O silenciamento e a não aceitação da denúncia da arbitrariedade da situação desnudam, ainda que indiretamente, as barreiras criadas para impedir a construção da história do negro contada por ele mesmo. E isso é necessário na medida em que, ao contar a sua própria história, o negro mostra o papel central das suas vivências e das suas lutas na construção cultural do Brasil. Cultura essa que é negra. 


Entretanto, ainda que essa cultura seja negra, como afirma Gonzalez, fato é que as instituições e o sistema são racistas.  Esse racismo é o instrumento do colonizador para impor a ideia de sua superioridade em face do colonizado. Se associarmos esse aspecto com o que Carneiro afirma, podemos pensar que o dispositivo de racialização cumpre justamente esse propósito: manter a superioridade do colonizador frente ao colonizado. E, para Gonzalez, essa ferramenta visa manter uma certa dinâmica que sustenta essa relação de dominação. O racismo enquanto instrumento de manutenção da opressão possui, segundo Gonzalez, duas formas de realização, a saber, o racismo aberto, por segregação, e o racismo disfarçado.


O racismo por segregação tem como exemplo de expressão o período de segregação racial nos EUA. O racismo disfarçado é aquele racismo encontrado nas regiões latino-americanas que foram colonizadas por países que, por possuírem uma política de superioridade hierárquica de classes, acabam por não depender da segregação como meio político de opressão. É o racismo comum nos países latinos que a autora associa ao que ela chama de racismo por denegação. Trata-se de denegação na medida em que esse tipo de racismo exige para si uma hereditariedade exclusivamente europeia que não lhe pertence, negando as origens negras que lhe são próprias  Essa negação acontece não só na negação da presença negra na cultura, mas também na negação da presença negra na educação (promovendo o epistemicídio) e nas lutas que elegem uma única “mulher”  para a qual voltar sua atenção.


É neste sentido que a Mulher negra –  ao falar na epígrafe do texto de Gonzalez – é interrompida, porque seu falar faz a sociedade lembrar das origens negras que pretende ocultar. Ao falar, a mulher negra move as estruturas e, no caso da cultura brasileira, isso acontece porque ela é a mãe. É enquanto mãe preta, presente na economia familiar, na figura da babá e da doméstica, que a mulher negra ensina para os filhos dessa cultura o pretuguês que marca nossa língua. 

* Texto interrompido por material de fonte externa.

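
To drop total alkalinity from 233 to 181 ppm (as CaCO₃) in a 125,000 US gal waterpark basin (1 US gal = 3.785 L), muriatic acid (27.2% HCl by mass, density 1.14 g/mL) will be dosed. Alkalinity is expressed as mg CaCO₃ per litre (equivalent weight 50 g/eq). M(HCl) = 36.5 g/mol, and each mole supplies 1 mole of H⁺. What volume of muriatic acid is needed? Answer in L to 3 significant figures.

57.9 L

Volume: 125,000 US gal × 3.785 L/gal = 473,125 L.
Alkalinity to neutralize: (233 − 181) = 52 mg/L as CaCO₃ × 473,125 L = 24,600 g as CaCO₃.
Equivalents of H⁺ required: 24,600 ÷ 50 g/eq = 492.1 eq = 492.1 mol HCl.
Mass of HCl: 492.1 × 36.5 = 17,960 g.
Mass of 27.2% solution: 17,960 / 0.272 = 66,030 g.
Volume: 66,030 g ÷ 1.14 g/mL = 57,920 mL.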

É na linguagem que a mulher negra marca a origem negra, e foi na linguagem que a mulher negra começou a movimentar a estrutura racista da condição cultural do Brasil impedindo o embranquecimento dessa cultura. A linguagem é, portanto, terreno de luta; não à toa o texto de Gonzalez, dentro da academia, é escrito em pretuguês. É uma tentativa de acabar com o ciclo do epistemicídio recorrente. A inquietação que nos resta é observar que o enegrecimento do feminismo e o combate ao epistemicídio só se tornariam pautas do feminismo, no processo de descolonização, por meio de uma autocrítica muito desejada, mas, praticada somente sob muita luta.